# Protective Coating on New Motor home and Tyron tire blowout protection



## Sbrell (Dec 8, 2014)

We just signed a contract on a brand new Newmar Ventana.  The dealer has suggested some add ons.  Would like your opinion if we should purchase the ResistAll Protective coating.  Says we will not have to wax our vehicle for 5 years.  

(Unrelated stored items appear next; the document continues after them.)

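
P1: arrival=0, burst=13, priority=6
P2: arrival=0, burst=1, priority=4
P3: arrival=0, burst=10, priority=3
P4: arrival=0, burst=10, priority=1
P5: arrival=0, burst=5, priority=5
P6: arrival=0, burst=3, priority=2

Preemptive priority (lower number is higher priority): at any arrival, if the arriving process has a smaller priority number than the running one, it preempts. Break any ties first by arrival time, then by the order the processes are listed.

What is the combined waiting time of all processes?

Schedule: | P4 0-10 | P6 10-13 | P3 13-23 | P2 23-24 | P5 24-29 | P1 29-42 |
Completion: P1=42  P2=24  P3=23  P4=10  P5=29  P6=13
Turnaround (C−A): P1=42  P2=24  P3=23  P4=10  P5=29  P6=13
Waiting = turnaround − burst: P1=29, P2=23, P3=13, P4=0, P5=24, P6=10
Total waiting = 29 + 23 + 13 + 0 + 24 + 10 = 99

99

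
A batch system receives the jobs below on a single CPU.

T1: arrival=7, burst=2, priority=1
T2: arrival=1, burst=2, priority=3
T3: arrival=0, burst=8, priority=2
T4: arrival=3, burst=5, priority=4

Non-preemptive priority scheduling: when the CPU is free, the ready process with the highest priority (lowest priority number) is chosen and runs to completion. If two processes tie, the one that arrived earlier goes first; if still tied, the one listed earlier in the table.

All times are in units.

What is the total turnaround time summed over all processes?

36

Schedule: | T3 0-8 | T1 8-10 | T2 10-12 | T4 12-17 |
Completion: T1=10  T2=12  T3=8  T4=17
Turnaround (C−A): T1=3  T2=11  T3=8  T4=14
Turnaround = completion − arrival: T1=3, T2=11, T3=8, T4=14
Total turnaround = 3 + 11 + 8 + 14 = 36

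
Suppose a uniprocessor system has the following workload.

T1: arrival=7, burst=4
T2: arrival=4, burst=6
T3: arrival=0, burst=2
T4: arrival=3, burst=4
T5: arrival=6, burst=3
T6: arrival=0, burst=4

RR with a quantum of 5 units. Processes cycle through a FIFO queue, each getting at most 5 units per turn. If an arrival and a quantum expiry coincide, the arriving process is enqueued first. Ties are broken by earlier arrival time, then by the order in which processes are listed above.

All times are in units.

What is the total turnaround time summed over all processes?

Schedule: | T3 0-2 | T6 2-6 | T4 6-10 | T2 10-15 | T5 15-18 | T1 18-22 | T2 22-23 |
Completion: T1=22  T2=23  T3=2  T4=10  T5=18  T6=6
Turnaround (C−A): T1=15  T2=19  T3=2  T4=7  T5=12  T6=6
Turnaround = completion − arrival: T1=15, T2=19, T3=2, T4=7, T5=12, T6=6
Total turnaround = 15 + 19 + 2 + 7 + 12 + 6 = 61

61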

Also, they suggest the Tyron blowout tire protection.

Any thoughts? 

Sue and Joe
2014 Newmar Ventana


----------



## LEN (Dec 8, 2014)

For a $1000 just for the front "yikes", might or might not save you in a true blowout. There demo's are very well controlled. Investment in a GOOD tire pressure monitoring system such as Pressure Pro will save money, You can have a system for the RV and Towed for less than the front of the MH and you can see temps on the tires also. You see flats now and then on the road but very few blowouts, going to Alaska and back we saw two flats on RV's, both trailers for what is worth, and I'll bet a warning devise would have caught those. As to the coating, depends on cost. You still need to wash the RV once in a while and there are many wash and wax outfits around. I have gotten a full wash and hand wax in the SW for under a $100. And with a little help neighbor kids do like the $$$$ and are willing.

LEN


----------



## Steve H (Dec 8, 2014)

All I can really do is give you a personal opinion on the ResistAll coating...
	

	
	
		
		

		
			





I would use that money for other RVing things from yearly maintenance items to perhaps an ERS or maybe even camping fees. I have not heard of the Tyron option.


----------



## Sbrell (Dec 8, 2014)

Thank you Len and Steve for your fast replies.  LOL, I love it, Steve.  We had the same thought that it might be "Clark and Stanley."  Actually, the cost for the just the outside is $2400.  The Tyron system is $2600!  I think we will pass.


----------



## Steve H (Dec 8, 2014)

That's a lot of money! I think you are making a wise choice. If you are worried about corrosion (undercarriage) or where ever...I have had excellence results with Corrosion Block on my vehicles. I have found nothing better! It will prevent it on new surfaces and will stop it on existing problems. http://www.learchem.com/products/corrosion-block.html


----------



## C Nash (Dec 8, 2014)

No way would I shell out 2400 for the protection.  Bet they want allow you to watch them do it.  Just another way to make a profit. JMO


----------